Check out a spy movie from the 1960s or ’70s, and chances are the hero’s bachelor pad is furnished with an impressive stereo system featuring an analog tape deck. No other piece of hi-fi gear has as much sultry sex appeal as a slow-rolling reel-to-reel. The Sonorus Audio ATR10 Analog Tape Reproducer, with its two giant spools of quarter-inch magnetic tape and softly illuminated VU meters wagging to the music, is once again the preferred machine for delivering uncompromised music reproduction. While the digital revolution made the tape deck—and the LP turntable—nearly extinct, true believers have always known that no storage media rivals reel-to-reel for fidelity, dynamic range and pure realism. In fact, audiophiles are witnessing a sort of tape revival. And even though companies renowned for making the best machines are no longer doing so—or are simply out of business—a few specialty manufacturers are rebuilding classic decks, the most ambitious of which include entirely reengineered electronics.

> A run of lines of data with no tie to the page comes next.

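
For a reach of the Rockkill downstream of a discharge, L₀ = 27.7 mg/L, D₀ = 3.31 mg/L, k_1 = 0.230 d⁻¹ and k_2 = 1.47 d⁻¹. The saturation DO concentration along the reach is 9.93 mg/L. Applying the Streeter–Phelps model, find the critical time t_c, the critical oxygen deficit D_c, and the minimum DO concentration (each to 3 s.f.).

t_c ≈ 0.662 d; D_c ≈ 3.72 mg/L; min DO ≈ 6.21 mg/L

With k_2/k_1 = 6.391 and 1 − D₀(k_2−k_1)/(k_1 L₀) = 0.3558,
t_c = ln(6.391 × 0.3558) / (1.47 − 0.230) = ln(2.274) / 1.240 = 0.8215/1.240 = 0.6625 d.
D_c = (k_1/k_2) L₀ e^(−k_1 t_c) = (0.230/1.47) × 27.7 × e^(−0.230×0.6625) = 0.1565 × 27.7 × 0.8587 = 3.721 mg/L.
Minimum DO = C_s − D_c = 9.93 − 3.721 = 6.209 mg/L.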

Sonorus Audio’s version is based on the Revox PR99 chassis, with a mechanical transport using original Studer/Revox components, among the finest machines made for professional recording studios and serious consumer systems. Electronics for the tape drive, power supplies and audio-playback amplifiers are all new. The system also features vacuum tubes, which enhance the already unprecedented dynamic range for which tape is capable.

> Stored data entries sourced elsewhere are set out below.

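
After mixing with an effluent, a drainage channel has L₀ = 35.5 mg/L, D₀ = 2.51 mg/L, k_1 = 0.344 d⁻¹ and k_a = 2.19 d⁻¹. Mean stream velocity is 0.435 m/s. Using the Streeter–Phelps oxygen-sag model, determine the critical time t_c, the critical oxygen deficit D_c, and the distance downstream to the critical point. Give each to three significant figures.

With k_a/k_1 = 6.366 and 1 − D₀(k_a−k_1)/(k_1 L₀) = 0.6206,
t_c = ln(6.366 × 0.6206) / (2.19 − 0.344) = ln(3.951) / 1.846 = 1.374/1.846 = 0.7443 d.
L(t_c) = L₀ e^(−k_1 t_c) = 35.5 × 0.7741 = 27.48 mg/L, and at the critical point k_a D_c = k_1 L, so D_c = (0.344/2.19) × 27.48 = 4.317 mg/L.
x_c = v t_c = 0.435 m/s × 0.7443 d × 86400 s/d = 27970 m ≈ 28.0 km.

t_c ≈ 0.744 d; D_c ≈ 4.32 mg/L; x_c ≈ 28.0 km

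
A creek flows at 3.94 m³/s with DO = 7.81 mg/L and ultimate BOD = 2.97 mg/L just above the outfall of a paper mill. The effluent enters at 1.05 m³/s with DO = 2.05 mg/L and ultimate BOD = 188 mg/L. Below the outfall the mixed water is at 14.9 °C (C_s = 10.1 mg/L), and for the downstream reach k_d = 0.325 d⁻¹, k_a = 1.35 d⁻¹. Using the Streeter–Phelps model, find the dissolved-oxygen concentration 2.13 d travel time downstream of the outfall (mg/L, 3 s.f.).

DO ≈ 4.00 mg/L

Mixed DO = (3.94×7.81 + 1.05×2.05)/(3.94+1.05) = 32.92/4.990 = 6.598 mg/L.
Mixed L₀ = (3.94×2.97 + 1.05×188)/(4.990) = 209.1/4.990 = 41.90 mg/L.
Initial deficit D₀ = C_s − DO₀ = 10.1 − 6.598 = 3.502 mg/L.
D(2.13) = [0.325×41.90/(1.35−0.325)](e^(−0.325×2.13) − e^(−1.35×2.13)) + 3.502 e^(−1.35×2.13)
= 13.29 × (0.5004 − 0.05639) + 3.502 × 0.05639 = 6.098 mg/L.
DO = 10.1 − 6.098 = 4.002 mg/L.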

Starting at $17,500, the ATR10 is a playback-only device that accommodates two-track tape, which runs at speeds of 15 and 7.5 inches per second. The best sound comes from the fastest playback, and companies like the Tape Project offer a catalog of exceptional (though expensive, at about $450 per album) direct copies from master tapes by an assortment of classical, jazz and roots artists.